Mineral Resources rallies on upgraded guidance
Shares in Mineral Resources (ASX: MIN) were trading around 5.9% higher after the diversified resources large-cap upgraded its full-year production guidance on the back of improved operating momentum.
The market responded favourably to today’s updates, which defy tropical cyclones disrupting shipments, with infrastructure undamaged and output returning quickly to capacity.
Underpinning today’s update were:
- The lift in Onslow iron guidance to 17.7 to 19.4 million wet metric tonnes.
- An increase in expected mining services volume to 320 to 330 million tonnes.
- Increased spodumene output forecasts at both Wodgina and Mt Marion after stronger quarterly production and pricing.
- Wodgina to produce 270k dmt to 290k dmt of spodumene concentrate.
- Mt Marion to deliver 210k dmt to 230k dmt.
While the miner has not experienced any disruption to fuel supply, with diesel sourced under contract from a domestic supplier, management expects mining services margins to remain insulated as fuel costs are passed through to clients.
However, management did flag that higher diesel costs linked to the Iran war are expected to impact the June quarter margins.
It’s understood that diesel prices have doubled since March amid geopolitical tensions in the Middle East, with the impact set to flow through from April due to pricing lags.
The company expects fuel costs to lift June quarter free-on-board costs by about $4 per tonne at Onslow iron, $7 per tonne at Pilbara hub and $60 per tonne across its lithium operations, although full-year cost guidance remains unchanged.
The stock is up around 22% in 2026 and has rocketed by more than 220% over the past 12 months.
Mineral Resources has a market cap of $12.9 billion; the share price is up 218% in one year and up 20% year to date.
The stock appears to be in a long-term uptrend, confirmed by multiple indicators.
Regis Healthcare rallies on market update
Shares in Regis Healthcare (ASX: REG) were up 1.9% after the aged-care provider told the market to expect full-year underlying earnings to be about $135 million, at the top end of guidance due to high occupancy and strong resident funding inflows.
Commenting on today’s update, management told the market that ongoing momentum was supported by targeted sales initiatives and a tightening market for available beds.
The company's recent acquisitions, including Rockpool and OC Health, and room pricing adjustments also helped drive RAD inflows.
Investor today also responded favourably to revelation that a structured cost-savings program is focussed on streamlining management, improving operational efficiency, and adopting data analytics and AI tools to optimise workforce planning and automate processes.
Regis is also actively recycling capital, through both acquisitions and divestments, to strengthen its portfolio's quality and earnings profile.
“The release of the Accommodation Pricing Review and the Government's initial funding response represent an important step toward improving the long-term sustainability of residential aged care,” said CEO Linda Mellors.

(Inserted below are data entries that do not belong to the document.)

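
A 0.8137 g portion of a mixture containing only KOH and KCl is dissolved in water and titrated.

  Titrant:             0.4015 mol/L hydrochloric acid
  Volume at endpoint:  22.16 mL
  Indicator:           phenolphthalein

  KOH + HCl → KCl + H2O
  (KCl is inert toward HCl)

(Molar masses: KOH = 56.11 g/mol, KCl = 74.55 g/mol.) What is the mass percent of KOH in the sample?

n(HCl) = 0.02216 × 0.4015 = 8.897 × 10^-3 mol
Let x = n(KOH), y = n(KCl).
Titrant: 1x = 8.897 × 10^-3;  mass: 56.11x + 74.55y = 0.8137
Solving, x = 8.897 × 10^-3 mol, y = 4.218 × 10^-3 mol
mass of KOH = 8.897 × 10^-3 × 56.11 = 0.4992 g
% KOH = 0.4992 / 0.8137 × 100 = 61.35 %

61.35 %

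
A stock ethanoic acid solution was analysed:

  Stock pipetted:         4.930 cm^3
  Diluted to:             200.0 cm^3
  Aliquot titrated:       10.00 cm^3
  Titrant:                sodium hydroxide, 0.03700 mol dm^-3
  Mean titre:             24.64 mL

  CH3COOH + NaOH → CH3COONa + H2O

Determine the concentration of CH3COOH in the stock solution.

3.698 mol/L

n(NaOH) = 0.02464 × 0.03700 = 9.117 × 10^-4 mol
n(CH3COOH) in the aliquot = 9.117 × 10^-4 mol (1:1 ratio)
[CH3COOH]_dilute = 9.117 × 10^-4 / 0.01000 = 0.09117 mol/L
Dilution factor = 200.0 / 4.930 = 40.57
[CH3COOH]_stock = 0.09117 × 40.57 = 3.698 mol/L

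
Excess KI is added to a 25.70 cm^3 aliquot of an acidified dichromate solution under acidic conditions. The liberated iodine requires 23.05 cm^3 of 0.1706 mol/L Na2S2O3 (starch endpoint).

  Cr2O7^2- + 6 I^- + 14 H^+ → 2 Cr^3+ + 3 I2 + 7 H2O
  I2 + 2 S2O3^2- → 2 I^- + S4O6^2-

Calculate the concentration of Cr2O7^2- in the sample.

0.02550 mol/L

n(S2O3^2-) = 0.02305 × 0.1706 = 3.932 × 10^-3 mol
n(I2) = n(S2O3^2-)/2 = 1.966 × 10^-3 mol
From the 1:3 ratio, n(Cr2O7^2-) in the aliquot = 1/3 × 1.966 × 10^-3 = 6.554 × 10^-4 mol
[Cr2O7^2-] = 6.554 × 10^-4 / 0.02570 = 0.02550 mol/L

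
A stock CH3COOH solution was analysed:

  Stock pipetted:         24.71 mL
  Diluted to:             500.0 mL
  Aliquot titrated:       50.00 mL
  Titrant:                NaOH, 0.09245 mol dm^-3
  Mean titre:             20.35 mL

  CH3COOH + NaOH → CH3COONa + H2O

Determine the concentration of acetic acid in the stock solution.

0.7614 mol/L

n(NaOH) = 0.02035 × 0.09245 = 1.881 × 10^-3 mol
n(CH3COOH) in the aliquot = 1.881 × 10^-3 mol (1:1 ratio)
[CH3COOH]_dilute = 1.881 × 10^-3 / 0.05000 = 0.03763 mol/L
Dilution factor = 500.0 / 24.71 = 20.23
[CH3COOH]_stock = 0.03763 × 20.23 = 0.7614 mol/L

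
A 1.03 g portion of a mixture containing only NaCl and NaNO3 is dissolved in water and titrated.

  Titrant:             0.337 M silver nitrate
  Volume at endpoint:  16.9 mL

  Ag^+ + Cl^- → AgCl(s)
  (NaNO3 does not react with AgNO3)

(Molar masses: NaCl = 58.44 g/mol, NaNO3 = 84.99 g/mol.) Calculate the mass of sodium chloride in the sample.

0.333 g

n(AgNO3) = 0.0169 × 0.337 = 5.70 × 10^-3 mol
Let x = n(NaCl), y = n(NaNO3).
Titrant: 1x = 5.70 × 10^-3;  mass: 58.44x + 84.99y = 1.03
Solving, x = 5.70 × 10^-3 mol, y = 8.20 × 10^-3 mol
mass of NaCl = 5.70 × 10^-3 × 58.44 = 0.333 g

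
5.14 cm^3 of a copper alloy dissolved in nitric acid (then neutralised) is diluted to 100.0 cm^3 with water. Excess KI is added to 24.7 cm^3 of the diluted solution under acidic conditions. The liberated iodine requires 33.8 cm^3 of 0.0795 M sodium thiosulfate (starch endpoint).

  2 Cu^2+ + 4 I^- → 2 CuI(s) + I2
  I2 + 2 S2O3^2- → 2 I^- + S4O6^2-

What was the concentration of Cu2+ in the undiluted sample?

2.12 M

n(S2O3^2-) = 0.0338 × 0.0795 = 2.69 × 10^-3 mol
n(I2) = n(S2O3^2-)/2 = 1.34 × 10^-3 mol
From the 2:1 ratio, n(Cu2+) in the aliquot = 2/1 × 1.34 × 10^-3 = 2.69 × 10^-3 mol
[Cu2+]_dilute = 2.69 × 10^-3 / 0.0247 = 0.109 mol/L
[Cu2+]_original = 0.109 × 100.0/5.14 = 2.12 mol/L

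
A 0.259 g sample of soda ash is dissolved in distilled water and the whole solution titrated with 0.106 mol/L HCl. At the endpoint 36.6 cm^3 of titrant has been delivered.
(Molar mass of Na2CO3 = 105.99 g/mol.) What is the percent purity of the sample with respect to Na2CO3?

79.4 %

Na2CO3 + 2 HCl → 2 NaCl + H2O + CO2
n(HCl) = 0.0366 L × 0.106 mol/L = 3.88 × 10^-3 mol
From the 1:2 ratio, n(Na2CO3) = 1/2 × 3.88 × 10^-3 = 1.94 × 10^-3 mol
mass of Na2CO3 = 1.94 × 10^-3 × 105.99 g/mol = 0.206 g
% Na2CO3 = 0.206 / 0.259 × 100 = 79.4 %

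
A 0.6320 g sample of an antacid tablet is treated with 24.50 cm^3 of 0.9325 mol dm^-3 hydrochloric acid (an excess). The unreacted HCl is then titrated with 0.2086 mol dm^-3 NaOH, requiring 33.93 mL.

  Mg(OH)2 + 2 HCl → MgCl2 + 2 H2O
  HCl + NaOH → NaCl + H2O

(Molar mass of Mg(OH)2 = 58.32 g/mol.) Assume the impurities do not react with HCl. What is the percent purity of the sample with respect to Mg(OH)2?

72.75 %

n(HCl) added = 0.02450 × 0.9325 = 0.02285 mol
n(NaOH) used in back-titration = 0.03393 × 0.2086 = 7.078 × 10^-3 mol
n(HCl) left over = 7.078 × 10^-3 mol (1:1 ratio)
n(HCl) consumed by analyte = 0.02285 − 7.078 × 10^-3 = 0.01577 mol
From the 1:2 ratio, n(Mg(OH)2) = 1/2 × 0.01577 = 7.884 × 10^-3 mol
mass of Mg(OH)2 = 7.884 × 10^-3 × 58.32 = 0.4598 g
% Mg(OH)2 = 0.4598 / 0.6320 × 100 = 72.75 %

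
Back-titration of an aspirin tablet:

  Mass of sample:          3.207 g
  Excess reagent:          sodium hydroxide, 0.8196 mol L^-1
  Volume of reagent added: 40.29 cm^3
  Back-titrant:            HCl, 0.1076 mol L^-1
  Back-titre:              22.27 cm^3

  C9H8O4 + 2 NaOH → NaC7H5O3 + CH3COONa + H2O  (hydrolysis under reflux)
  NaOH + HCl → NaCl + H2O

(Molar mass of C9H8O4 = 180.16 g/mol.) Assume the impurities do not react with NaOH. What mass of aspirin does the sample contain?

n(NaOH) added = 0.04029 × 0.8196 = 0.03302 mol
n(HCl) used in back-titration = 0.02227 × 0.1076 = 2.396 × 10^-3 mol
n(NaOH) left over = 2.396 × 10^-3 mol (1:1 ratio)
n(NaOH) consumed by analyte = 0.03302 − 2.396 × 10^-3 = 0.03063 mol
From the 1:2 ratio, n(C9H8O4) = 1/2 × 0.03063 = 0.01531 mol
mass of C9H8O4 = 0.01531 × 180.16 = 2.759 g

2.759 g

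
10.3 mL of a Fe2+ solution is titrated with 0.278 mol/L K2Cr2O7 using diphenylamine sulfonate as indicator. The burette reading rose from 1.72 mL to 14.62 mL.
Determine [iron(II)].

Cr2O7^2- + 6 Fe^2+ + 14 H^+ → 2 Cr^3+ + 6 Fe^3+ + 7 H2O
n(K2Cr2O7) = 0.0129 L × 0.278 mol/L = 3.59 × 10^-3 mol
From the 6:1 mole ratio, n(Fe2+) = 6/1 × 3.59 × 10^-3 = 0.0215 mol
[Fe2+] = 0.0215 mol / 0.0103 L = 2.09 mol/L

2.09 mol/L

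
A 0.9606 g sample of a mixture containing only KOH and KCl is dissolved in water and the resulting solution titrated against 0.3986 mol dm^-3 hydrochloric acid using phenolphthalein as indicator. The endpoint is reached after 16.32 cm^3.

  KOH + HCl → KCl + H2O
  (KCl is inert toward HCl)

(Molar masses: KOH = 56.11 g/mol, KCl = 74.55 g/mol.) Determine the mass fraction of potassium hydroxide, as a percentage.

38.00 %

n(HCl) = 0.01632 × 0.3986 = 6.505 × 10^-3 mol
Let x = n(KOH), y = n(KCl).
Titrant: 1x = 6.505 × 10^-3;  mass: 56.11x + 74.55y = 0.9606
Solving, x = 6.505 × 10^-3 mol, y = 7.989 × 10^-3 mol
mass of KOH = 6.505 × 10^-3 × 56.11 = 0.3650 g
% KOH = 0.3650 / 0.9606 × 100 = 38.00 %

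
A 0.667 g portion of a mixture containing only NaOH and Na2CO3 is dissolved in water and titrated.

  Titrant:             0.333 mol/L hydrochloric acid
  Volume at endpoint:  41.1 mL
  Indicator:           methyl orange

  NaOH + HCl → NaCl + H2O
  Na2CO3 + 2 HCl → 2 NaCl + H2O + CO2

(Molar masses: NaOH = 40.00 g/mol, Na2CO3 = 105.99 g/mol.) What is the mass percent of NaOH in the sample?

n(HCl) = 0.0411 × 0.333 = 0.0137 mol
Let x = n(NaOH), y = n(Na2CO3).
Titrant: 1x + 2y = 0.0137;  mass: 40.00x + 105.99y = 0.667
Solving, x = 4.49 × 10^-3 mol, y = 4.60 × 10^-3 mol
mass of NaOH = 4.49 × 10^-3 × 40.00 = 0.179 g
% NaOH = 0.179 / 0.667 × 100 = 26.9 %

26.9 %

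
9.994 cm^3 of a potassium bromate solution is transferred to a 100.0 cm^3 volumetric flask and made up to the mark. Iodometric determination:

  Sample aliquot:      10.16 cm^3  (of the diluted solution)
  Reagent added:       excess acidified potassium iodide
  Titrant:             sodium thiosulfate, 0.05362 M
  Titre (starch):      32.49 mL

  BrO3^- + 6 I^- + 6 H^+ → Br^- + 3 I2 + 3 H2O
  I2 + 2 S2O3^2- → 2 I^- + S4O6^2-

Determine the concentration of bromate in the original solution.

n(S2O3^2-) = 0.03249 × 0.05362 = 1.742 × 10^-3 mol
n(I2) = n(S2O3^2-)/2 = 8.711 × 10^-4 mol
From the 1:3 ratio, n(BrO3^-) in the aliquot = 1/3 × 8.711 × 10^-4 = 2.904 × 10^-4 mol
[BrO3^-]_dilute = 2.904 × 10^-4 / 0.01016 = 0.02858 mol/L
[BrO3^-]_original = 0.02858 × 100.0/9.994 = 0.2860 mol/L

0.2860 M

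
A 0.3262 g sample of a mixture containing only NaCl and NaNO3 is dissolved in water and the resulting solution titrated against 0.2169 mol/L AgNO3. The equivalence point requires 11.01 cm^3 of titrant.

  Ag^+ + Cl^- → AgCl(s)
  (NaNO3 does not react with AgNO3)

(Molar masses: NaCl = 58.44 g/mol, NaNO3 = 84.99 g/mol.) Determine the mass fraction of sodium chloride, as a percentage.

42.78 %

n(AgNO3) = 0.01101 × 0.2169 = 2.388 × 10^-3 mol
Let x = n(NaCl), y = n(NaNO3).
Titrant: 1x = 2.388 × 10^-3;  mass: 58.44x + 84.99y = 0.3262
Solving, x = 2.388 × 10^-3 mol, y = 2.196 × 10^-3 mol
mass of NaCl = 2.388 × 10^-3 × 58.44 = 0.1396 g
% NaCl = 0.1396 / 0.3262 × 100 = 42.78 %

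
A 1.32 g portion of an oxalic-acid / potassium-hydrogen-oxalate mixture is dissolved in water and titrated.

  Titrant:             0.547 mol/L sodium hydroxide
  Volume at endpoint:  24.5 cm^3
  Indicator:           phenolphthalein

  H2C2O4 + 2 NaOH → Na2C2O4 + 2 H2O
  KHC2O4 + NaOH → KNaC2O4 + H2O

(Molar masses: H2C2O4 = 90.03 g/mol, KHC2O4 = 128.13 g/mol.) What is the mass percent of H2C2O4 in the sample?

16.3 %

n(NaOH) = 0.0245 × 0.547 = 0.0134 mol
Let x = n(H2C2O4), y = n(KHC2O4).
Titrant: 2x + 1y = 0.0134;  mass: 90.03x + 128.13y = 1.32
Solving, x = 2.39 × 10^-3 mol, y = 8.62 × 10^-3 mol
mass of H2C2O4 = 2.39 × 10^-3 × 90.03 = 0.215 g
% H2C2O4 = 0.215 / 1.32 × 100 = 16.3 %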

“While further detail and consultation will be important, the direction of reform is positive and aligns with the sector's need for a more sustainable funding and capital framework.”
Key numbers announced today include:
- FY26 underlying EBITDA expected to be approximately $135 million
- Average Q3 FY26 occupancy in mature homes reached 95.9%, up on the prior period
- Net refundable accommodation deposit (RAD) inflows of $223 million year to date (March FY26)
- Total paid-up RAD balance at $2.3 billion as at 31 March 2026
- One-off profit before tax of $25 million from divestment of two homes in Far North Queensland
Regis Healthcare has a market cap of $2 billion; the share price is up 7% in one month.
The stock’s shares appear to be in a near-term rally within a longer-term bearish trend.
Consensus is Moderate Buy.
This article does not constitute financial or product advice. You should consider independent advice before making financial decisions.